Aquella mañana se había presentado para Milly y Tamiya como una jornada más, nada fuera de lo común más allá de tener que ocultarse de la vista de los ángeles, demasiado ensimismados en la batalla entre sus dos mayores para andar buscándolas. Habían huido juntas tras la guerra interna, escondiéndose en un campus universitario de una ciudad del norte de Europa, haciéndose pasar por dos animalillos inquietos, un hermoso par de ardillas rojas que subían y bajaban por los árboles, correteando por el césped hasta el ataque de un águila. En ese fatídico momento, una de ellas se rodeó de una energía muy potente de un bello tono naranja, señal de que Tamiya se estaba defendiendo. Y es fue su error.

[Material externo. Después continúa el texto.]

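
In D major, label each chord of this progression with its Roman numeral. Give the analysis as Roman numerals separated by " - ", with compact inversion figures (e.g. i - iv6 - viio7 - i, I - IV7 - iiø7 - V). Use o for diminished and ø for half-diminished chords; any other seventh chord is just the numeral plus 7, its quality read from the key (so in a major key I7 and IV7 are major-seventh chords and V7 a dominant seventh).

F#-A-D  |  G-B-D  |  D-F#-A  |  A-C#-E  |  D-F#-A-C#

F#-A-D has root D, degree 1 in D major, so I6.
G-B-D: root G is the subdominant; major triad there is IV.
D-F#-A: major triad on D = scale degree 1 → I.
A-C#-E: root A is the dominant; major triad there is V.
D-F#-A-C#: major seventh chord on D = scale degree 1 → I7.

I6 - IV - I - V - I7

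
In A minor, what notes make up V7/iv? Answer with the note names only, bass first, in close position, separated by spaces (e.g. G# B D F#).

The slash means an applied dominant: we want the dominant of iv. In A minor, iv is D minor, and its dominant is built on A.
Building a dominant seventh chord on A gives A-C#-E-G.

A C# E G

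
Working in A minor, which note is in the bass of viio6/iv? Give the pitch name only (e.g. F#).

The applied chord viio6/iv is rooted on C#: C#-E-G.
The figure 6 means first inversion — the third is in the bass.

E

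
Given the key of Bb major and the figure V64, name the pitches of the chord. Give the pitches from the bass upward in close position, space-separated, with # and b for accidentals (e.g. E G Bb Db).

C F A

The numeral's case and figure indicate a major triad. In Bb major its root, the dominant, is F.
Stacking thirds from F gives F-A-C.
With the 64 figure the chord is in second inversion; from the bass C upward in close position it reads C-F-A.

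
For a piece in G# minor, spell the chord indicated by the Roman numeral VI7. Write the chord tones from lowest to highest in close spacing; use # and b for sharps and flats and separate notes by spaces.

E G# B D#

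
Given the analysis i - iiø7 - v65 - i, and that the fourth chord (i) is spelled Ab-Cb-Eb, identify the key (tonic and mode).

Ab minor

The chord Abm is a minor triad rooted on Ab; its label is i.
If Ab is scale degree 1 and the mode makes that degree carry a minor triad, the tonic is Ab and the mode is minor.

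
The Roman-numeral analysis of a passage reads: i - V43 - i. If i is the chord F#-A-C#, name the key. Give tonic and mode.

F# minor

The anchor chord is a minor triad on F#, labeled i.
If F# is scale degree 1 and the mode makes that degree carry a minor triad, the tonic is F# and the mode is minor.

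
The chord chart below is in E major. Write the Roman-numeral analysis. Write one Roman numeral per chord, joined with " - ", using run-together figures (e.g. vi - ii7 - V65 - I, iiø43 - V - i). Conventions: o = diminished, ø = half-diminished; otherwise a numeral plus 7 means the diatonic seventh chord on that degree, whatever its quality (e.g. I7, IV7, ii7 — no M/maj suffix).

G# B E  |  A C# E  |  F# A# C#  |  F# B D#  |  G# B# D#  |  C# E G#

G#-B-E: major triad on E = scale degree 1 → I6.
A-C#-E has root A, degree 4 in E major, so IV.
F#-A#-C# is the secondary dominant of V (major triad on F#): V/V.
F#-B-D#: root B is the dominant; major triad there is V64.
G#-B#-D#: a major triad on G#, the applied dominant of vi → V/vi.
C#-E-G#: minor triad on C# = scale degree 6 → vi.

I6 - IV - V/V - V64 - V/vi - vi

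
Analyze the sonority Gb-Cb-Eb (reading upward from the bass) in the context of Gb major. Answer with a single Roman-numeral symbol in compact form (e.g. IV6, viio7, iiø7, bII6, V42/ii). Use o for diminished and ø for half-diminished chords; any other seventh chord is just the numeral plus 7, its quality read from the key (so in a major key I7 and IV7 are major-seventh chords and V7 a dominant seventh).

Stacked in thirds the chord is Cb-Eb-Gb: a major triad on Cb.
Cb is scale degree 4 in Gb major, and a major triad on that degree is written IV.
With Gb in the bass the chord is in second inversion, so the figured bass is 64.

IV64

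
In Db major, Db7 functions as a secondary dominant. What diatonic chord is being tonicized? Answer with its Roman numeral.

IV

The chord is a dominant seventh chord on Db.
A dominant resolves down a perfect fifth: Db → Gb. In Db major, Gb is scale degree 4, i.e. IV.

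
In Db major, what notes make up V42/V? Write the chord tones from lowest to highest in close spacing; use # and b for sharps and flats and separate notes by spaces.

Db Eb G Bb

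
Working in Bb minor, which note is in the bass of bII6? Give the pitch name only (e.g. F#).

bII in Bb minor has root Cb; the chord is Cb-Eb-Gb.
The figure 6 means first inversion — the third is in the bass.

Eb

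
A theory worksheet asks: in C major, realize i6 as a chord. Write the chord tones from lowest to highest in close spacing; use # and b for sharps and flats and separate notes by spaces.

Scale degree 1 in C major is C; here the chord built on it is altered to a minor triad. i6 is the minor tonic, borrowed from the parallel minor.
So the chord is C-Eb-G.
The figured bass 6 indicates first inversion, placing the third (Eb) in the bass: Eb-G-C.

Eb G C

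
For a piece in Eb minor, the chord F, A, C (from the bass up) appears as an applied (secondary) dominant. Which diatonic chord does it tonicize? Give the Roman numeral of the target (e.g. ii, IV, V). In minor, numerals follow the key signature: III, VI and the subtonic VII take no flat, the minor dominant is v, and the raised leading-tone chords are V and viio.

V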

Tras derrotar fácilmente al ave, batalla que no pasó desapercibida para varios estudiantes que pasaban por allí, ambas ardillas huyeron a toda prisa al árbol más cercano… sin embargo, fueron detenidas por una bota. Máximo se agachó para tomar a uno de los animales del cuerpo, pero se le escurrió por entre las manos, para instantes después, encontrarse delante con las dos adolescentes. Ambas se sorprendieron de ver allí a sus antiguos amigos, pero Electra y Percy estaban bastante cambiados, eso era evidente… sin mediar palabras, sin embargo, estos las atacaron con todo lo que tenían, lanzando ella sus rayos y él usando los materiales del suelo y alrededores para inmovilizarlas con grandes placas metálicas.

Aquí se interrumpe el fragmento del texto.